Book Review – ‘THE GUARDIANS’ by Andrew Pyper
‘THE GUARDIANS’ by Andrew Piper
Review by Ren Zelen
From boys to men…..
‘The Guardians’ is being promoted as a “haunted house” novel, and so it is, but through the device of the haunted house, Pyper has actually written a masculine coming-of-age story and a study of male bonding. It seems that here, the ‘bad’ house represents a dark place where a boy’s innocence is lost and the beginnings of an man’s adult identity is forged, by the most traumatic of circumstances. Where other recent books such as Alice Sebold’s ‘The Lovely Bones’ explore themes of female development and friendship through the device of a haunting, ‘The Guardians’ examines the creation of male identity, through positive masculine experiences such as mutual acceptance, the shared triumphs and disappointments of team sports and of peer support through expressions of controlled rebellion – but it is the negative forces of masculinity that fuel the ‘horror’ aspects of the story. There are absent, feckless fathers, there is masculine susceptibility to suggestion and pack mentality and above all the warping of character and sexuality that results in a hatred of society and violence towards women as encapsulated within the presence that haunts the house.
The book creates many uncomfortable episodes for the reader, particularly a female one – and it’s supposed to.
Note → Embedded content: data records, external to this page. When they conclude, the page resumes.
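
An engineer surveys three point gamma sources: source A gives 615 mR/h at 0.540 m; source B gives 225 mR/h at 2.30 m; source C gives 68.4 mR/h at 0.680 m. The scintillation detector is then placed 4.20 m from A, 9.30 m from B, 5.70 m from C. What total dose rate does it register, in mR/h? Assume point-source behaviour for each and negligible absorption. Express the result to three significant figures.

24.9 mR/h

By superposition, sum each source's inverse-square contribution:
A: 615 × (0.540/4.20)² = 10.17 mR/h
B: 225 × (2.30/9.30)² = 13.76 mR/h
C: 68.4 × (0.680/5.70)² = 0.9735 mR/h
Total = 10.17 + 13.76 + 0.9735 = 24.90 mR/h.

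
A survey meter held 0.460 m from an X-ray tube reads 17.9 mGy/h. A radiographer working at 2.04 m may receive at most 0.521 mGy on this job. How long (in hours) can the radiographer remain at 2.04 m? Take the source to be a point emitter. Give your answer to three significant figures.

By the inverse-square law, rate at 2.04 m:
17.9 × (0.460/2.04)² = 17.9 × 0.05085 = 0.9102 mGy/h.
Stay time = 0.521 mGy ÷ 0.9102 mGy/h = 0.5724 h.

0.572 h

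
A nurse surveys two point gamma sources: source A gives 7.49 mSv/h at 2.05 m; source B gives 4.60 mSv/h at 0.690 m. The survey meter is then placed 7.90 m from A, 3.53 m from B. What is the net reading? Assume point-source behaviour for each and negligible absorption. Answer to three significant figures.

By superposition, sum each source's inverse-square contribution:
A: 7.49 × (2.05/7.90)² = 0.5044 mSv/h
B: 4.60 × (0.690/3.53)² = 0.1758 mSv/h
Total = 0.5044 + 0.1758 = 0.6802 mSv/h.

0.680 mSv/h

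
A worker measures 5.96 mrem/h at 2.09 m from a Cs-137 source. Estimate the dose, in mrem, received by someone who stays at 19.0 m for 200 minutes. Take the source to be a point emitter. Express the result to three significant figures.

Applying the 1/r² law, rate at 19.0 m:
5.96 × (2.09/19.0)² = 5.96 × 0.01210 = 0.07212 mrem/h.
Dose = rate × time = 0.07212 mrem/h × 3.333 h = 0.2404 mrem.

0.240 mrem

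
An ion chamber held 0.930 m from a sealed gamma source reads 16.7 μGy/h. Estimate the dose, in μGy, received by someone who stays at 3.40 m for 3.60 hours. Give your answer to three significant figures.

Using I₁d₁² = I₂d₂², rate at 3.40 m:
(0.930/3.40)² = 0.07482, so 16.7 × 0.07482 = 1.249 μGy/h.
Dose = rate × time = 1.249 μGy/h × 3.600 h = 4.496 μGy.

4.50 μGy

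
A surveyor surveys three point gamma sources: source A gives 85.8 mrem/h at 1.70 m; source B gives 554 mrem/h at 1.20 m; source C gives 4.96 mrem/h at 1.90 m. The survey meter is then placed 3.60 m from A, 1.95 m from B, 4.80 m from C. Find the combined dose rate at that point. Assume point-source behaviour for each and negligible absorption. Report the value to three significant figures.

230 mrem/h

Each source contributes Iᵢ·(dᵢ/rᵢ)²; contributions add.
A: 85.8 × (1.70/3.60)² = 19.13 mrem/h
B: 554 × (1.20/1.95)² = 209.8 mrem/h
C: 4.96 × (1.90/4.80)² = 0.7772 mrem/h
Total = 19.13 + 209.8 + 0.7772 = 229.7 mrem/h.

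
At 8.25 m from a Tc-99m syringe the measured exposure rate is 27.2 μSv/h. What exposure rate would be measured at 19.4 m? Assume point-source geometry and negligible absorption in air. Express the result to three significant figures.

Applying the 1/r² law, scaling from 8.25 m to 19.4 m:
27.2 × (8.25/19.4)² = 27.2 × 0.1808 = 4.918 μSv/h.

4.92 μSv/h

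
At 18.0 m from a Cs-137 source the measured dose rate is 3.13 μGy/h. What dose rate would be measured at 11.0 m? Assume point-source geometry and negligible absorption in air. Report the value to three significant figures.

Using I₁d₁² = I₂d₂², scaling from 18.0 m to 11.0 m:
3.13 × (18.0/11.0)² = 3.13 × 2.678 = 8.382 μGy/h.

8.38 μGy/h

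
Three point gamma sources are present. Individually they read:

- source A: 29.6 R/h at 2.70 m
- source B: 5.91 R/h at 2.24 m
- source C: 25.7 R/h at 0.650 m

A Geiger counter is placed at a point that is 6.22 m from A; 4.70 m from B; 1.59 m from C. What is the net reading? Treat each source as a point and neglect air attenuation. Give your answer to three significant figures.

By superposition, sum each source's inverse-square contribution:
A: 29.6 × (2.70/6.22)² = 5.577 R/h
B: 5.91 × (2.24/4.70)² = 1.342 R/h
C: 25.7 × (0.650/1.59)² = 4.295 R/h
Total = 5.577 + 1.342 + 4.295 = 11.21 R/h.

11.2 R/h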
At first, the setup of the novel seems tediously familiar: Four friends share a terrible secret dating back to their high school years, they swear to keep it amongst themselves, and do so, for two decades. (Lois Duncan’s ‘I Know What You Did Last Summer’ came to mind). The story begins 25 years later, as Trevor, the central character, is woken by a phone call from Randy, now a failed actor, with the news that Ben, the only one of the four to remain in their home town of Grimshaw, has hanged himself. Ben’s obsession with the house opposite his window dominated his life, and now he is dead the others must deal with the secrets that place may still hold. Unable to contact Carl, the last absent friend, Trevor and Randy return for Ben’s funeral. But the past begins to repeat itself when a young woman goes missing, and the men they find they must venture back into the Thurman House, where the repercussions of their terrible childhood secret waits to catch up with them, and they come to realise that Ben’s vigilance may have been keeping the town safe after all. The story is told by way of reflections contained in the diary of its narrator, Trevor, a 40-year-old former Toronto nightclub owner. Moving a story along using epistolary means is a long favoured literary method, and Trevor’s diary entries tell us of the events that happen to his 16-year-old self, which are interspersed with the ‘contemporary’ events happening to his present, Parkinson’s ravaged, forty-year-old self.
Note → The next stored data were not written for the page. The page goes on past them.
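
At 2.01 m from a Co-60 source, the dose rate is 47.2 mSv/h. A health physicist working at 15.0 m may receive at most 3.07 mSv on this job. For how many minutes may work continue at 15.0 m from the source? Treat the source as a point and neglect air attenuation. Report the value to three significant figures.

Applying the 1/r² law, rate at 15.0 m:
47.2 × (2.01/15.0)² = 47.2 × 0.01796 = 0.8477 mSv/h.
Stay time = 3.07 mSv ÷ 0.8477 mSv/h = 3.622 h = 217.3 min.

217 min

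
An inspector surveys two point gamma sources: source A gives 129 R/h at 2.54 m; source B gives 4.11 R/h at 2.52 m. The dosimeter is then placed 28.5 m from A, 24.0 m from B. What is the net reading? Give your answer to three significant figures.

By superposition, sum each source's inverse-square contribution:
A: 129 × (2.54/28.5)² = 1.025 R/h
B: 4.11 × (2.52/24.0)² = 0.04531 R/h
Total = 1.025 + 0.04531 = 1.070 R/h.

1.07 R/h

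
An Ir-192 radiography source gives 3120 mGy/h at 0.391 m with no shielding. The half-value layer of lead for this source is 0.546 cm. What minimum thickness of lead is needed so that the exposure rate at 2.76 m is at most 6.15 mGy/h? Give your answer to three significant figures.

1.83 cm

At 2.76 m, distance alone gives (0.391/2.76)² = 0.02007, so 3120 × 0.02007 = 62.62 mGy/h.
Further attenuation needed: 62.62/6.15 = 10.18.
n = log₂(10.18) = 3.348 half-value layers.
Thickness = 3.348 × 0.546 cm = 1.828 cm.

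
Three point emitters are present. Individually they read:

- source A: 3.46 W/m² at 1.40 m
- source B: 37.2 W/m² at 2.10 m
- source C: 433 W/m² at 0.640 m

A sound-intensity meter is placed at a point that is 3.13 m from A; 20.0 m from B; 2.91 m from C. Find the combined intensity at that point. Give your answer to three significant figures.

22.0 W/m²

By superposition, sum each source's inverse-square contribution:
A: 3.46 × (1.40/3.13)² = 0.6922 W/m²
B: 37.2 × (2.10/20.0)² = 0.4101 W/m²
C: 433 × (0.640/2.91)² = 20.94 W/m²
Total = 0.6922 + 0.4101 + 20.94 = 22.04 W/m².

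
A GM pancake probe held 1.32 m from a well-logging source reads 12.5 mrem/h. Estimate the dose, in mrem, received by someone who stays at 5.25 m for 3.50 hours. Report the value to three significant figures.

Using I₁d₁² = I₂d₂², rate at 5.25 m:
12.5 × (1.32/5.25)² = 12.5 × 0.06322 = 0.7903 mrem/h.
Dose = rate × time = 0.7903 mrem/h × 3.500 h = 2.766 mrem.

2.77 mrem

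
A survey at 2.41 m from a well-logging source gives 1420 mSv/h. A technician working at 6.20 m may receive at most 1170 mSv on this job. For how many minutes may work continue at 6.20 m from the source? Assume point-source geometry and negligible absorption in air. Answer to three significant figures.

Intensity scales as (d₁/d₂)², so rate at 6.20 m:
(2.41/6.20)² = 0.1511, so 1420 × 0.1511 = 214.6 mSv/h.
Stay time = 1170 mSv ÷ 214.6 mSv/h = 5.452 h = 327.1 min.

327 min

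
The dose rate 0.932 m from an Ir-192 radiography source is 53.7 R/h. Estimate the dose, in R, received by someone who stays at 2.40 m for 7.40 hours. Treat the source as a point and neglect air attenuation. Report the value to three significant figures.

59.9 R

Using I₁d₁² = I₂d₂², rate at 2.40 m:
(0.932/2.40)² = 0.1508, so 53.7 × 0.1508 = 8.098 R/h.
Dose = rate × time = 8.098 R/h × 7.400 h = 59.93 R.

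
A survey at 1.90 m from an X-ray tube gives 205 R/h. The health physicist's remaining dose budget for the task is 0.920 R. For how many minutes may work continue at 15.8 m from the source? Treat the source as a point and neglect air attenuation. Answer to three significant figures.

Using I₁d₁² = I₂d₂², rate at 15.8 m:
(1.90/15.8)² = 0.01446, so 205 × 0.01446 = 2.964 R/h.
Stay time = 0.920 R ÷ 2.964 R/h = 0.3104 h = 18.62 min.

18.6 min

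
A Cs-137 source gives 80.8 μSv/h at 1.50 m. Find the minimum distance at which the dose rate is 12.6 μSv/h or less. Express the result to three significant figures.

Applying the 1/r² law, d₂ = d₁·√(I₁/I₂).
I₁/I₂ = 80.8/12.6 = 6.413, so d₂ = 1.50 × √6.413 = 3.799 m.

3.80 m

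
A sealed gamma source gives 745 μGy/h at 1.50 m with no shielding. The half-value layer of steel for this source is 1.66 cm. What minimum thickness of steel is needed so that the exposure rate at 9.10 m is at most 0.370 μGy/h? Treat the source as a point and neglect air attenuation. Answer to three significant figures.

At 9.10 m, distance alone gives (1.50/9.10)² = 0.02717, so 745 × 0.02717 = 20.24 μGy/h.
Further attenuation needed: 20.24/0.370 = 54.70.
n = log₂(54.70) = 5.773 half-value layers.
Thickness = 5.773 × 1.66 cm = 9.583 cm.

9.58 cm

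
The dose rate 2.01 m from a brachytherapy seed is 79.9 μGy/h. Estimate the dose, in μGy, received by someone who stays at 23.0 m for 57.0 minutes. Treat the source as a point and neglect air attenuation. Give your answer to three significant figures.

Using I₁d₁² = I₂d₂², rate at 23.0 m:
79.9 × (2.01/23.0)² = 79.9 × 0.007637 = 0.6102 μGy/h.
Dose = rate × time = 0.6102 μGy/h × 0.9500 h = 0.5797 μGy.

0.580 μGy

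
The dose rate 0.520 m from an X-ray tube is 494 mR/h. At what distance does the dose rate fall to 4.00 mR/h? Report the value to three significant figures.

5.78 m

Since intensity falls as 1/r², d₂ = d₁·√(I₁/I₂).
I₁/I₂ = 494/4.00 = 123.5, so d₂ = 0.520 × √123.5 = 5.779 m.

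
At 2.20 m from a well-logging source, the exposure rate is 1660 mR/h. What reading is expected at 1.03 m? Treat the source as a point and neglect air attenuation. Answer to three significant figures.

Using I₁d₁² = I₂d₂², the rate at 1.03 m is
(2.20/1.03)² = 4.562, so 1660 × 4.562 = 7573 mR/h.

7570 mR/h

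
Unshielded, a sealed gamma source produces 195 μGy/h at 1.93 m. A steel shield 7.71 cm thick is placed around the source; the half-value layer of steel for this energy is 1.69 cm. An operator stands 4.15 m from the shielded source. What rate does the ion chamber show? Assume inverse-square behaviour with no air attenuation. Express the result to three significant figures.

Distance alone: 195 × (1.93/4.15)² = 195 × 0.2163 = 42.18 μGy/h.
Shield: 7.71/1.69 = 4.562 half-value layers → attenuation 2^(−4.562) = 0.04234.
Combined: 42.18 × 0.04234 = 1.786 μGy/h.

1.79 μGy/h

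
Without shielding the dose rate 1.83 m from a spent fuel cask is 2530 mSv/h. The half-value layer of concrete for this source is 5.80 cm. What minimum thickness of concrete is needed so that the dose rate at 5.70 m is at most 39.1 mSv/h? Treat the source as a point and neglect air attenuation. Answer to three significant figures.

15.9 cm

At 5.70 m, distance alone gives (1.83/5.70)² = 0.1031, so 2530 × 0.1031 = 260.8 mSv/h.
Further attenuation needed: 260.8/39.1 = 6.670.
n = log₂(6.670) = 2.738 half-value layers.
Thickness = 2.738 × 5.80 cm = 15.88 cm.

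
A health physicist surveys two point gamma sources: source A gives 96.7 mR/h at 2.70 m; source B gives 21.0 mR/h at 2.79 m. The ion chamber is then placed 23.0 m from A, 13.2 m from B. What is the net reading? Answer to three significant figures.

Each source contributes Iᵢ·(dᵢ/rᵢ)²; contributions add.
A: 96.7 × (2.70/23.0)² = 1.333 mR/h
B: 21.0 × (2.79/13.2)² = 0.9382 mR/h
Total = 1.333 + 0.9382 = 2.271 mR/h.

2.27 mR/h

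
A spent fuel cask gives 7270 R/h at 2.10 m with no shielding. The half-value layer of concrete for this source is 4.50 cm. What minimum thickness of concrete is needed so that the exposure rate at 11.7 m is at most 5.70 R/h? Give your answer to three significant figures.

At 11.7 m, distance alone gives (2.10/11.7)² = 0.03222, so 7270 × 0.03222 = 234.2 R/h.
Further attenuation needed: 234.2/5.70 = 41.09.
n = log₂(41.09) = 5.361 half-value layers.
Thickness = 5.361 × 4.50 cm = 24.12 cm.

24.1 cm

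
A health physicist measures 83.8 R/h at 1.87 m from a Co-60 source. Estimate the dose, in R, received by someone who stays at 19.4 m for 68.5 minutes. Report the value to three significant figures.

0.889 R

Using I₁d₁² = I₂d₂², rate at 19.4 m:
(1.87/19.4)² = 0.009291, so 83.8 × 0.009291 = 0.7786 R/h.
Dose = rate × time = 0.7786 R/h × 1.142 h = 0.8892 R.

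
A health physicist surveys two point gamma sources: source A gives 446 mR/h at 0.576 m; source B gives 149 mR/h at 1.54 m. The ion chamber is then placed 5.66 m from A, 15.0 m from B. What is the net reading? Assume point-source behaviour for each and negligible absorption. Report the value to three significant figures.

6.19 mR/h

By superposition, sum each source's inverse-square contribution:
A: 446 × (0.576/5.66)² = 4.619 mR/h
B: 149 × (1.54/15.0)² = 1.571 mR/h
Total = 4.619 + 1.571 = 6.190 mR/h.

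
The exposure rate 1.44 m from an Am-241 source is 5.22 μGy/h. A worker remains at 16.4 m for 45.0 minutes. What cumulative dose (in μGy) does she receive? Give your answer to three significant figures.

Using I₁d₁² = I₂d₂², rate at 16.4 m:
5.22 × (1.44/16.4)² = 5.22 × 0.007710 = 0.04025 μGy/h.
Dose = rate × time = 0.04025 μGy/h × 0.7500 h = 0.03019 μGy.

0.0302 μGy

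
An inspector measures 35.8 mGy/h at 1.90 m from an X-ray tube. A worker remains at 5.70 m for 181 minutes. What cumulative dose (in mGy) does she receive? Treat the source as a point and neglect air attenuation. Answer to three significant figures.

Since intensity falls as 1/r², rate at 5.70 m:
(1.90/5.70)² = 0.1111, so 35.8 × 0.1111 = 3.977 mGy/h.
Dose = rate × time = 3.977 mGy/h × 3.017 h = 12.00 mGy.

12.0 mGy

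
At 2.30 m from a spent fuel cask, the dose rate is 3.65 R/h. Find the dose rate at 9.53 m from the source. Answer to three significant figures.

0.213 R/h

Applying the 1/r² law, the rate at 9.53 m is
3.65 × (2.30/9.53)² = 3.65 × 0.05825 = 0.2126 R/h.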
All the predictable plot elements occur: the evil in the house revives, another woman goes missing, Trevor’s regretful first love is rekindled. In the diary he is preserving his memories, both good and bad. He is using the diary as a confessional, a catharsis for the burden he has been pushing away for twenty-five years. But his writing is also a way of coming to terms with his recent diagnosis of Parkinson’s disease, which is deteriorating his physical condition almost daily. I found it a refreshing twist to have a main character who is trying to call upon all the courage of his better self to confront the evil squatting in his home town, weak and inured as he is to running from it for two decades, and is also battling memories trying to engulf him within the ‘haunted’ house. But in his most heroic moments he is also struggling to control a body that is becoming less and less subject to his will.
For me his physical as well as mental challenges added a whole new dimension to what might have been too conventional a tale, albeit well written. To use the words of one of the characters, “There’s always something worse than you think. Closer than you think” – this could mean the anticipation of a crippling disease, or the idea that there are some people out there who may be capable of anything.